Ao menos duas escolas já receberam o pedido de reintegração de posse: A Fernão Dias, no bairro nobre de São Paulo, e a Diadema, na região metropolitana. Em ambos os casos, o pedido foi suspenso. Na tarde desta quinta-feira, uma audiência pública será realizada para debater o que ocorrerá com as escolas ocupadas em relação à Justiça.

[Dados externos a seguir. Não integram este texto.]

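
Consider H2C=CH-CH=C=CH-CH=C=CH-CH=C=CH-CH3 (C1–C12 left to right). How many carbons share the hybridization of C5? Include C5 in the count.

8

C5 is sp2 (one π bond).
C1: sp2 ✓
C2: sp2 ✓
C3: sp2 ✓
C4: sp
C5: sp2 ✓
C6: sp2 ✓
C7: sp
C8: sp2 ✓
C9: sp2 ✓
C10: sp
C11: sp2 ✓
C12: sp3
8 carbons are sp2.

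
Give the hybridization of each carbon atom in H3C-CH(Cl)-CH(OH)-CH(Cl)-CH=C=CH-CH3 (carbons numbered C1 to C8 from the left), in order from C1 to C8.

C1 sp3, C2 sp3, C3 sp3, C4 sp3, C5 sp2, C6 sp, C7 sp2, C8 sp3

C1: 4 σ bonds — 4 electron domains, sp3.
C2 (4 σ bonds) has steric number 4: sp3.
C3: 4 σ bonds; 4 regions of electron density → sp3.
C4 carries 4 σ bonds, giving a steric number of 4, so it is sp3.
C5 (3 σ bonds, plus one π bond) has steric number 3: sp2.
C6 carries 2 σ bonds, plus two π bonds, giving a steric number of 2, so it is sp.
C7 has 3 σ bonds, plus one π bond: steric number 3 → sp2.
C8 (4 σ bonds) has steric number 4: sp3.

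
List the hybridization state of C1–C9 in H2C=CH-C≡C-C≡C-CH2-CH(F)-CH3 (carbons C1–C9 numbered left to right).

C1 — 3 σ bonds, plus one π bond. Steric number 3, so sp2.
C2 — 3 σ bonds, plus one π bond. Steric number 3, so sp2.
C3: 2 σ bonds, plus two π bonds — 2 electron domains, sp.
C4 carries 2 σ bonds, plus two π bonds, giving a steric number of 2, so it is sp.
C5 — 2 σ bonds, plus two π bonds. Steric number 2, so sp.
C6 carries 2 σ bonds, plus two π bonds, giving a steric number of 2, so it is sp.
C7: 4 σ bonds; 4 regions of electron density → sp3.
C8: 4 σ bonds — 4 electron domains, sp3.
C9 carries 4 σ bonds, giving a steric number of 4, so it is sp3.

C1 sp2, C2 sp2, C3 sp, C4 sp, C5 sp, C6 sp, C7 sp3, C8 sp3, C9 sp3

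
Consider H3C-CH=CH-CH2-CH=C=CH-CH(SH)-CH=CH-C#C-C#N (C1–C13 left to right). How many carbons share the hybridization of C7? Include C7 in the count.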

Na porta da Silvio Xavier, há uma mostra de que o problema do Governo pode não ser tão simples de resolver e que houve falhas de comunicação sobre as mudanças. A onda de ocupações tem a simpatia e até o apoio logístico de alguns pais. Alguns deles e professores faziam vigília na escola do Piqueri nesta terça-feira. Do portão pra dentro, só entram os alunos, mas o gerente comercial Eduardo Araújo se reveza com a esposa para acompanhar a ocupação. Ele tem um filho cursando o ensino fundamental e outro no ensino médio nesta escola. Cada um vai para um colégio diferente. “Eu moro aqui ao lado. A gente sai de manhã para trabalhar e sabe que nossos filhos vão caminhar 400 metros e chegarão na escola”, diz. “Com a mudança, não faço ideia de como vou fazer, pois as escolas para onde cada um deles vai estão em direções opostas a quase dois quilômetros de distância de casa.”
Segundo Paulo Roberto Ferreira de Andrade, professor de física e matemática que leciona na Silvio Xavier, os alunos do ensino fundamental serão transferidos para a escola Augusto Ribeiro de Carvalho, no bairro vizinho, Nossa Senhora do Ó, a 1,7 quilômetro de distância da Xavier. Já os alunos do ensino médio irão para a escola Professor Mariano de Oliveira, a 1,6 quilômetro de distância. A informação foi confirmada pela secretaria de Educação, que também disse que os alunos do EJA serão transferidos para essas mesmas escolas.
De toda forma, as dúvidas persistem e aparecem em cartazes e faixas nos arredores da escola. "Nem sei para onde meu filho vai”, disse Romildo Pires, pai de um aluno do ensino médio da Silvio Xavier. “Aqui, todo mundo se conhece. Por que querem fechar a escola? É isso que a gente quer entender.”